Por isso fui percorrer as ruas de Auvers, à beira do rio Oise, afluente do Sena, por onde o seu vulto esguio e faminto, perscrutador da luz e das sombras, caminhou e se maravilhou com o sossego dos campos e das quintas, que ainda hoje se oferecem em recato e encanto a quem passa por ali. Vincent Van Gogh foi um estranho, um desenraizado que, por entre as vivendas tranquilas de Auvers-sur-Oise circulou, solitário mas determinado, à procura dos motivos que o seduziam e respondiam à sua intensa paixão pela Natureza e a vida: os camponeses, os torrões, as ervas, os jardins, a extensão dourada dos trigais, até a modesta escada de madeira, que ainda hoje se mantém ao cimo da Rue de la Sansonne.

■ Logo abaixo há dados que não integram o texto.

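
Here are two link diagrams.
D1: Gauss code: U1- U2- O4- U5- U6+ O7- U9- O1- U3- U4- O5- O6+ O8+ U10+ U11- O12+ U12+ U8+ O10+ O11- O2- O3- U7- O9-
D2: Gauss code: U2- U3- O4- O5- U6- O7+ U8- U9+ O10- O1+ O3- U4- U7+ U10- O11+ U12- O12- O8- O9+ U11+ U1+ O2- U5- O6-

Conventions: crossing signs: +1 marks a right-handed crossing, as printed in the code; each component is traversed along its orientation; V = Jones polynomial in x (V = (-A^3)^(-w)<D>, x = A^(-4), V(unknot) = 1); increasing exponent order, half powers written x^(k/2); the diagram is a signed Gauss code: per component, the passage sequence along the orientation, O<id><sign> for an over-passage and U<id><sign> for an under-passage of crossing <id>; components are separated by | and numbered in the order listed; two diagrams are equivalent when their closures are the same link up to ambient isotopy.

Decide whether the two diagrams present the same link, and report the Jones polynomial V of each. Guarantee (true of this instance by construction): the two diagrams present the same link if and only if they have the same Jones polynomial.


equivalent: no
V(D1) = -x^-7 + x^-6 - x^-5 + x^-4 + x^-2  (w -4, c 12, <D> = A^-4 + A^4 - A^8 + A^12 - A^16)
V(D2) = -x^-6 + x^-5 - x^-4 + 2x^-3 - x^-2 + x^-1  (w -4, c 12, <D> = A^-8 - A^-4 + 2 - A^4 + A^8 - A^12)
why: comparing 2 Jones polynomials yields 2 groups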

Senti que precisava de pisar as ruas que ele pisou, de olhar os campos e as casas que ele olhou e foram motivo duma obra fora do tempo e do entendimento dos homens. Subi os dois lanços da escada até ao segundo andar da Pensão Ravoux em expectativa ansiosa. O minúsculo quarto onde expirou é uma cela sinistra, testemunha fantasma dum cenário doloroso.
Daubigny, o pintor de Barbizon, viveu também aqui, no remanso dum jardim burguês. Possui um museu e um busto no cruzamento da rua que tem o seu nome com as de Paris e Montcel, mas é Van Gogh quem atrai a Auvers-sur-Oise o sonho do viajante.
A memória deste homem assumidamente trabalhador da Arte e lúcido pensador, a quem foram negados carinho, reconhecimento e valor, é hoje exaltada pela História. Os seus quadros que em vida lhe valeram apenas a fome e o desalento, valem agora o preço milionário dos homens poderosos que os cobiçam e adquirem.
É elucidativo o que conta, com fina ironia, numa carta a Théo, o irmão dedicado e protector:
“Eis um bom exemplo da cortesia do público de Haia para com os pintores: um sujeito cuspiu o rapé para cima do meu papel, provavelmente por uma janela qualquer; às vezes, há aborrecimentos desta ordem. Enfim, não vale a pena zangar-se a gente; estes indivíduos não são maus, mas não percebem nada e pensam decerto que quem desenha a traços largos não há-de passar de um louco.”
Espantosa é esta confissão:
“ Estou comovido, profundamente comovido com um belo gesto. Ora escuta. Eu tinha dito ao meu modelo que não viesse hoje — sem lhe explicar o porquê. A pobre mulher compareceu, apesar disso, e, como eu protestasse replicou: Não venho para a sessão, venho ver se o senhor tem alguma coisa que coma. Trazia uma porção de feijão verde e batatas. Mesmo assim há coisas admiráveis na vida.”
As águas do Oise correm serenas. As vivendas dormem uma sesta tranquila ao intenso calor de Julho. De vez em quando surgem nos pavimentos pequenas placas de cobre onde alguém gravou o nome de Vincent. Desvio-me para que os meus pés não profanem a inscrição votiva. Levei o meu aceno aos trigais, onde um bando de pombos repentinamente se ergueu em sinal de paz e desagravo ao antigo e agoirento adejar dos corvos e deixei um pequeno recolhimento sobre o seu túmulo e o de Théo, os únicos cobertos de hera no cemitério. Sentei-me à sombra duma árvore junto do vulto a corpo inteiro, como Zadkine o imaginou, de cavalete às costas, submisso a um destino de caminheiro inquieto mas resoluto. Regresso com uma missão cumprida.
Relembro o que disse o pintor numa época crucial da sua vida: “Se é certo que às vezes tenho aborrecimentos de que estou farto até aos olhos, não é menos verdadeiro que subsistem em mim harmonia e música puras e calmas. Descubro temas de pintura ou de desenho no casebre mais pobre, no canto mais imundo. (…)”
Voltarei um dia a Auvers-Sur-Oise para colher mais demoradamente essa harmonia e esquecer como foi, no seu tempo, miseravelmente rejeitado.
A história de Van Gogh é o protótipo de outras tantas, que, em qualquer parte do mundo vão, ainda hoje, acontecendo .
Também por isso não a esqueço. Também por isso me rebelo.